The first rule of avoiding smugness about success is not to believe your own propaganda. That is hard for Apple, which has accustomed itself and its fans used to regular showy presentations of its next big thing.
A second rule is to plough back profit from your blockbuster into development of a balancing range of other products. Alphabet is trying to do this on a grand scale by seeding newer businesses with the continuing profit from its core Google search business.
As the Financial Times’ “ Race to a trillion” series has made clear, Apple is ahead of Alphabet, Amazon and Microsoft in the march to a $1tn valuation, in part because of its growing services business, which includes downloads from its App Store, iCloud storage, and subscriptions to the Apple Music streaming service.
It is arguable whether this counts as diversification, given the interdependence of services income and iPhone sales. But the fact Apple investors are starting to think of services as insurance against plateauing iPhone sales is a reminder of the third rule for one-product companies: make sure your investors believe the diversification story. Kodak was unable to shake Wall Street’s conviction that it should go on milking analogue film for profit, long after the company should have won its owners’ backing to invest in lower-margin digital imaging and hardware.
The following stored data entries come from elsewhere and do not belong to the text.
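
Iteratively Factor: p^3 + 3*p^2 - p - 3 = (p + 3)*(p^2 - 1) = (p + 1)*(p + 3)*(p - 1)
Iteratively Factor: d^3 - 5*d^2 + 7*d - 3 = (d - 1)*(d^2 - 4*d + 3) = (d - 1)^2*(d - 3)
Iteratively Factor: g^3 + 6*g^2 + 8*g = (g + 4)*(g^2 + 2*g) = (g + 2)*(g + 4)*(g)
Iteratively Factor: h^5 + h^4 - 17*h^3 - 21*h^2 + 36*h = (h - 4)*(h^4 + 5*h^3 + 3*h^2 - 9*h) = (h - 4)*(h + 3)*(h^3 + 2*h^2 - 3*h) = (h - 4)*(h + 3)^2*(h^2 - h) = h*(h - 4)*(h + 3)^2*(h - 1)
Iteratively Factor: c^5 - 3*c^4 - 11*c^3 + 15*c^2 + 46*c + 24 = (c + 1)*(c^4 - 4*c^3 - 7*c^2 + 22*c + 24) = (c - 3)*(c + 1)*(c^3 - c^2 - 10*c - 8) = (c - 3)*(c + 1)*(c + 2)*(c^2 - 3*c - 4) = (c - 3)*(c + 1)^2*(c + 2)*(c - 4)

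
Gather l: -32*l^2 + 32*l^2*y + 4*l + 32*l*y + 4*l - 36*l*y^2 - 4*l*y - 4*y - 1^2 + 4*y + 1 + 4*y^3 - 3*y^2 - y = l^2*(32*y - 32) + l*(-36*y^2 + 28*y + 8) + 4*y^3 - 3*y^2 - y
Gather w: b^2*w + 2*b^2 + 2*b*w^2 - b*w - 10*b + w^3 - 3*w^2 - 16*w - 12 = 2*b^2 - 10*b + w^3 + w^2*(2*b - 3) + w*(b^2 - b - 16) - 12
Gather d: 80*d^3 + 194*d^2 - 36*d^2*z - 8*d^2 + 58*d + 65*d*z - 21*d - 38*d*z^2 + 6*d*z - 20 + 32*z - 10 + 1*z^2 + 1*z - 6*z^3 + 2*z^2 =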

When revenues from the iPhone stop growing, though, Tim Cook, Apple’s chief executive, could look for reassurance to Bloomsbury, publisher of JK Rowling’s Harry Potter books. It just enjoyed an upward spike in its shares on the back of strong full-year profits. The stock has not recovered the peak of the mid-2000s, before shareholders had to contemplate the bleak prospect of life after the teenage wizard had grown up and moved out. But in the two decades since the first bestseller appeared, the group has built a solid portfolio of other assets — and continues to enjoy returns from what Apple would call an “installed base” of fans.
Technology is a less forgiving sector and this is not the outcome that all Apple investors, hungry for the symbolic $1tn valuation, would choose. But it points to the possibility of an alternative ending that does not inevitably involve stagnation and collapse.